You shouldn't have to change any screws on most clippers...

Here, I attached a diagram:

Step one is to put your fingers under the teeth and push up and away from the clippers. 

Step two, now that the blade is sticking up, you just slide it off!


----------



## Purple Poodle (May 5, 2008)

Most new clippers have a small button on the back you have to push in white lifting up like the picture shows


----------



## SECRETO (Aug 20, 2008)

You also want to turn the clipper on while placing the new blade on the clipper. I learned this from a special clipper store here in town. I guess the blade lines up better when you do it while it's on. But definatly do not undo the screw's if its a Andis clipper. Like they said above it pops off. My husband did the same thing (tried the screws) so I went to the store and they should me how to correctly re-move and replace it.


----------



## sbcvulcan (Aug 12, 2008)

THe replacement blade I have is not just the blade that sits on the outside but the inside blade pieces as well. hard to describe. Perhaps i will bring it to Petco or somehwere and show the groomer


----------



## Kela (Aug 12, 2008)

Does it look something like this?

http://www.petlovedirect.biz/catalog/721343596042_ClipperBlade_ClassicSteel.jpg


----------



## sbcvulcan (Aug 12, 2008)

Yes kela the blade looks like that


----------



## SECRETO (Aug 20, 2008)

*Blade removal deminstration*

Here are the some pics with the steps of what to do.

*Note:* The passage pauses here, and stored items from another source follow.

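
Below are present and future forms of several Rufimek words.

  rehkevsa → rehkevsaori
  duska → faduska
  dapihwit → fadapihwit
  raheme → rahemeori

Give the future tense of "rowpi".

rowpiori

"rowpi" begins with r-. The stems beginning with r- (rehkevsa → rehkevsaori, raheme → rahemeori) add -ori.
The other pattern: stems beginning with d- add the prefix fa-.
So rowpi → rowpiori.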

I hope this helps. 
In the second pic my thumb is pushing up on the blade. After it pops up you can slide it right off.


----------



## sbcvulcan (Aug 12, 2008)

i hope mine works that easy but then why woudl it have those screws to the base? I will look it over again.


----------



## SECRETO (Aug 20, 2008)

We thought the same thing. Thats why my husband did the screw's first and couldn't figure it out. lol Good luck


----------



## sbcvulcan (Aug 12, 2008)

i'm actually excited now, if i haven;t messed up the whole damn thing. We bought two nice sharp blades and i've been just looking at them fortwo months. Glad i found this forum.


----------



## Jako (Mar 4, 2008)

The screws hold the cutting blades together. If you take them out, the blade will probably fall apart.
I was confused when I first got my clippers too.


----------



## Kela (Aug 12, 2008)

Nice call with the pictures Jenn! Much better than my drawing, hehe!


----------



## sbcvulcan (Aug 12, 2008)

To all of you that helped me out...IT WORKED and i trimmed up one of my 4 dog yesterday. He looks great. He has a tendency to enjoy dirt so this helps him to stay clean.


----------



## Jako (Mar 4, 2008)

Congrats! Nothing like a freshly groomed dog!


----------



## Kela (Aug 12, 2008)

sbcvulcan said:


> To all of you that helped me out...IT WORKED and i trimmed up one of my 4 dog yesterday. He looks great. He has a tendency to enjoy dirt so this helps him to stay clean.


Awesome! Now you have to post the pictures


----------